Este é um espaço virtual (virtus=potência) criado pela Associação Filosofia Itinerante, que atua desde 2001 na cidade de Manaus-Am, e, a partir da Inteligência Coletiva das pessoas e dos dizeres de filósofos como Epicuro, Lucrécio, Spinoza, Marx, Nietzsche, Bergson, Félix Guattari, Gilles Deleuze, Clément Rosset, Michael Hardt, Antônio Negri..., agencia trabalhos filosóficos-políticos- estéticos na tentativa de uma construção prática de cidadania e da realização da potência ativa dos corpos no mundo. Agora, com este blog, lança uma alternativa de encontro para discussões sociais, éticas, educacionais e outros temas que dizem respeito à comunidade de Manaus e outros espaços por onde passa em movimento intensivo o cometa errante da AFIN.

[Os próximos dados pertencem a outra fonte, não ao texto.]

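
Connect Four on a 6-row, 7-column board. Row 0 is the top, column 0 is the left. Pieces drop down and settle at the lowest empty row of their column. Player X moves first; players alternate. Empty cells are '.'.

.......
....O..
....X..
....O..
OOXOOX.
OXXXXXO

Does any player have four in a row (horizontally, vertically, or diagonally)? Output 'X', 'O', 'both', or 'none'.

X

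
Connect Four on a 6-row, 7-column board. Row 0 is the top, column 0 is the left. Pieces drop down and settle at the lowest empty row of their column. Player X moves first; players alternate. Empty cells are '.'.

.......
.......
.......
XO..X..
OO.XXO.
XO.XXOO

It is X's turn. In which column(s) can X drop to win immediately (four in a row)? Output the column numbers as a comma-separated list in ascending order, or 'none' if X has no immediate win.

col 0: drop X → no win
col 1: drop X → no win
col 2: drop X → no win
col 3: drop X → no win
col 4: drop X → WIN!
col 5: drop X → no win
col 6: drop X → no win

Answer: 4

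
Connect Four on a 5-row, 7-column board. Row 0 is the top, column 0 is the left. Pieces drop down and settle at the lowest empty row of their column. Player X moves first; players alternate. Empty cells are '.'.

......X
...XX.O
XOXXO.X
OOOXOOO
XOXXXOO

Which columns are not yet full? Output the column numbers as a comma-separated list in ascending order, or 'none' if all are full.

Answer: 0,1,2,3,4,5

Derivation:
col 0: top cell = '.' → open
col 1: top cell = '.' → open
col 2: top cell = '.' → open
col 3: top cell = '.' → open
col 4: top cell = '.' → open
col 5: top cell = '.' → open
col 6: top cell = 'X' → FULL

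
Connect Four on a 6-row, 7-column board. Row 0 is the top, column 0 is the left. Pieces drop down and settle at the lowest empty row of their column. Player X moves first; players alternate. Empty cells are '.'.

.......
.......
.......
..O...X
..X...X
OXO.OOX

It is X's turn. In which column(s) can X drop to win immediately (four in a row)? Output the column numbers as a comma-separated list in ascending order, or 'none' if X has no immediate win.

col 0: drop X → no win
col 1: drop X → no win
col 2: drop X → no win
col 3: drop X → no win
col 4: drop X → no win
col 5: drop X → no win
col 6: drop X → WIN!

Answer: 6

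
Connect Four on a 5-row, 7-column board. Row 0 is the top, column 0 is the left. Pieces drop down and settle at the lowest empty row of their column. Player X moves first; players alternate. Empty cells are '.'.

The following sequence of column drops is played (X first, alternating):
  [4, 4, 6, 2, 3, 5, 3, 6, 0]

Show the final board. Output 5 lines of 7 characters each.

Move 1: X drops in col 4, lands at row 4
Move 2: O drops in col 4, lands at row 3
Move 3: X drops in col 6, lands at row 4
Move 4: O drops in col 2, lands at row 4
Move 5: X drops in col 3, lands at row 4
Move 6: O drops in col 5, lands at row 4
Move 7: X drops in col 3, lands at row 3
Move 8: O drops in col 6, lands at row 3
Move 9: X drops in col 0, lands at row 4

Answer: .......
.......
.......
...XO.O
X.OXXOX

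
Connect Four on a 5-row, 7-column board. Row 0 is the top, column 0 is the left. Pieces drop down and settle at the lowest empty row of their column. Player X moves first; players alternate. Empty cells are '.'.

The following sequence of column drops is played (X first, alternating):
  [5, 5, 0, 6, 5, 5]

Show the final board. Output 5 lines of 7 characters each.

Move 1: X drops in col 5, lands at row 4
Move 2: O drops in col 5, lands at row 3
Move 3: X drops in col 0, lands at row 4
Move 4: O drops in col 6, lands at row 4
Move 5: X drops in col 5, lands at row 2
Move 6: O drops in col 5, lands at row 1

Answer: .......
.....O.
.....X.
.....O.
X....XO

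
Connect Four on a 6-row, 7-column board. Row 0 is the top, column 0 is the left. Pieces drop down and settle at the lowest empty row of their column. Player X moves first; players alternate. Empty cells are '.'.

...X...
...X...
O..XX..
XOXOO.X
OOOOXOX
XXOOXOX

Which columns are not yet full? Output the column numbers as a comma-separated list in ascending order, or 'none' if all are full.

Answer: 0,1,2,4,5,6

Derivation:
col 0: top cell = '.' → open
col 1: top cell = '.' → open
col 2: top cell = '.' → open
col 3: top cell = 'X' → FULL
col 4: top cell = '.' → open
col 5: top cell = '.' → open
col 6: top cell = '.' → open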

"Um filósofo: é um homem que experimenta, vê, ouve, suspeita, espera e sonha constantemente coisas extraordinárias; que é atingido pelos próprios pensamentos como se eles viessem de fora, de cima e de baixo, como por uma espécie de acontecimentos e de faíscas de que só ele pode ser alvo; que é talvez, ele próprio, uma trovoada prenhe de relâmpagos novos; um homem fatal, em torno do qual sempre ribomba e rola e rebenta e se passam coisas inquietantes” (Friedrich Nietzsche).

Daí que um filósofo não é necessariamente alguém que cursou uma faculdade de filosofia. Pode até ser. Mas um filósofo é alguém que em seus percursos carrega devires alegres que aumentam a potência democrática de agir.